Cronon Commentary and Opinion

Cronon’s writing “The Trouble with Wilderness: Getting Back to the Wrong Nature” puts forth some topics and criticism that are very interesting for discussion. In his piece, Cronon talks about how the wilderness that we know is not the same as it was in the past. He claims that nature has taken a turn for the worst due to the effects that human settlement and tourism has had on it within the past few decades. He starts off with boldy stating how the wilderness is no longer pristine as it used to be, afterwards backtracking in order to state that the wilderness is beautiful, but only as beautiful as humans have made it through their actions and perceptions. That is why I have mixed feelings on his piece, but I am able to agree with him on many topics that he mentions, such as nature’s beginnings. The fear of the unknown has always been something innate in our people throughout history; thus, when exploration first began, the wilderness was viewed as something to be afraid of; it was “where Christ had struggled with the devil” (Cronon 71). In my opinion, it is to this day still very frightening because no one knows what bugs or animals can be lurking around if they have not done proper research beforehand. I also agree with the statement that humans have made the wilderness “a product of civilization” (Cronon 69) overtime, but that doesn’t mean that we cannot try to preserve it as it is and even better it by doing so. That leads me to my next agreement: We tend to put nature on a pedestal because of its beauty, sanctity, and sense of foreignness.

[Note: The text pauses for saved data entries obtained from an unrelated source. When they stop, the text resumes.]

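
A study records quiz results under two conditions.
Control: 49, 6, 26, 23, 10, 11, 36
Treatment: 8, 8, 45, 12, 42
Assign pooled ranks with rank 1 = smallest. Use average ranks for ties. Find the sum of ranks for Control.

46

Sorted (ascending): 6, 8, 8, 10, 11, 12, 23, 26, 36, 42, 45, 49
The 2 values of 8 occupy positions 2–3 → average rank (2+3)/2 = 2.5.
Control values → pooled ranks: 49→12, 6→1, 26→8, 23→7, 10→4, 11→5, 36→9
Rank sum = 12 + 1 + 8 + 7 + 4 + 5 + 9 = 46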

Since people are so willing to help the environment due to this, the wilderness tends to help be an umbrella for other natural issues that are worth fighting for. This is where I start to disagree with Cronon. Nature isn’t necessarily stealing the spotlight from other environmental issues, it is actually facilitating the issues by helping its proponents to be more aware that those issues exist. Also, I firmly believe that the environment can become much more preserved with human help. This is exactly how I see it: Over the years, people can grow and change. They are able to take on new hobbies, adapt a difference sense of humor, and become a more kind being. Why can’t the wilderness do that as well? If people keep an open mind, the wilderness can become anything we want it to be, including the sanctuary that it once was.